A LORNAL CONNECTION

We reproduce this heartfelt, perceptive insight into the life and times of Goa’s most famous singer Lorna, written with warm, lyrical passion, by a devout Lorna fan in remembrance… Editor

By Dr Swapnil Shekhar Salkar  

SOME music you are born listening to. The lub-dub of a heartbeat, the splashing waves in liqueur, a gasp of air inflating the lungs…the list can go on. Such primal sounds are reflected in a person’s lifelong music. Lorna is the owner of one such primal sound in my life.

Lorna reminds me of long drives in the countryside with daddy, mamma and a recent born Sonal. When Lorna sang, “Devaan mhaaka ujwadachi ponti dili/Athra varsa opurbaay tuji keli…,”  my daddy sang along with moistened eyes. He looked proudly at mom and his lil ponti. He saw her growing years, her antics, her successes and failures. He stopped and wept at the moment Lorna sang about ponti (lamp in Konkani) finally taken away to her husband’s abode.

Lorna is etched in my toddler conscience as the sound that soothed me when my tears welled up seeing my parents crying. Without knowing the words, or  understanding the complexity of a father-daughter relationship in changing times, I felt the first pang of jealousy along with this proud welling in my chest filled with new found love towards the cute little lump which cried a lot and slept the rest of the time. Too complex for a guy with hardly five years on this planet. Lorna’s voice was my ark in this flood of emotions.

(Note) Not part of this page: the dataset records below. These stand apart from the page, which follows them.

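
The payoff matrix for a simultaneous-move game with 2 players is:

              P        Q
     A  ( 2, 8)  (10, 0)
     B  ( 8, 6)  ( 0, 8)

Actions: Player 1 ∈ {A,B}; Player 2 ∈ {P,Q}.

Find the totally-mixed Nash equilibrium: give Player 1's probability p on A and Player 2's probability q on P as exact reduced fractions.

P1 indiff ⇒ q·2+(1-q)·10 = q·8+(1-q)·0 ⇒ q(-6) = (1-q)(-10) ⇒ q = 5/8
P2 indiff ⇒ p·8+(1-p)·6 = p·0+(1-p)·8 ⇒ p(8) = (1-p)(2) ⇒ p = 1/5

p=1/5, q=5/8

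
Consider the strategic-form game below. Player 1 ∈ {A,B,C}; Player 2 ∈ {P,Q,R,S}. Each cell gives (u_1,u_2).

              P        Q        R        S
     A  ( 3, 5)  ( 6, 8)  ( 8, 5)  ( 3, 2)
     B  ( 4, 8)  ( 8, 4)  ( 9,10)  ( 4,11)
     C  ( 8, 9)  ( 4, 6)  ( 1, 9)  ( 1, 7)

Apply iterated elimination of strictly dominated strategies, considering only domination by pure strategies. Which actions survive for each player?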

Lorna never sang political songs. She sang social songs. She sang about a guy gone mad because of a love affair gone rogue in Piso with equal relish as she chided her reluctant lover in Amerikak Pauxi luring him with car rides and posh life as her toy. In Lisboa, she pined for her lover in Portugal, crooning like a forlorn fairy. Her ferocious vocal solos in Maria provided perfect counterfoil to the sugar sweet voice of Mohammad Rafi wooing impeccably even in a foreign tongue. But the most scathing song which Lorna sang was as a victim of a drunkard husband in Bebdo. Along with Chris Perry, Lorna sung gold. She sang with love. A star-crossed love.

Lorna and her voice can’t be separated from the trumpets and eccentricity of Chris Perry. An observant songster, an expressive musician, a lover, a drunkard and in Lorna’s own words, a guru. He carved Lorna out of a giggling schoolgirl. Together they spent nine years of passion and songs and fights and pain. Towards the end of their relationship, they would fight incessantly and then record heart-wrenching ballads like Adeus and Sorgar Rajeant.

Perry castigated himself with sharp words and Lorna sang them like a string on the verge of snapping. He was a man with the responsibility to take care of his wife, parents and kids. He couldn’t marry her. He couldn’t leave her. When love reared its ugly possessive avatar, he tied her to a contract. Lorna accepted it and spent 20 years of her youth being a typist, a boozard, a receptionist. Everything but the crooner that she was. She loved Perry more than her talent.  Present day existentialists will call her naïve and un-learned. But there’s something in the dignity with which she spent her 20-year “vanvaas” which gives a certain sheen to her songs.

The Upanishads recognize a type of soul… superior to human, called Kinnara. These are the souls who bring joy and happiness to the world around them while their personal life is filled with pain. Lorna and Perry fed on this pain and created a blanket of songs to soothe mere mortals like me. The star-crossed lovers stamped their existence across the whole length of Goa and beyond.

Lorna Cordeiro isn’t a much searched word on Google but once we scratch over the aspect of fame and recognition, especially international, off an artist, we begin to discover a different dimension of the music that fills our ears. Lorna pervades the soul of all Goans who think in Konkani. Nightingale of Goa seems too much of a spin-off, but it would be the sound of Goa I would remember in my fading hours of twilight.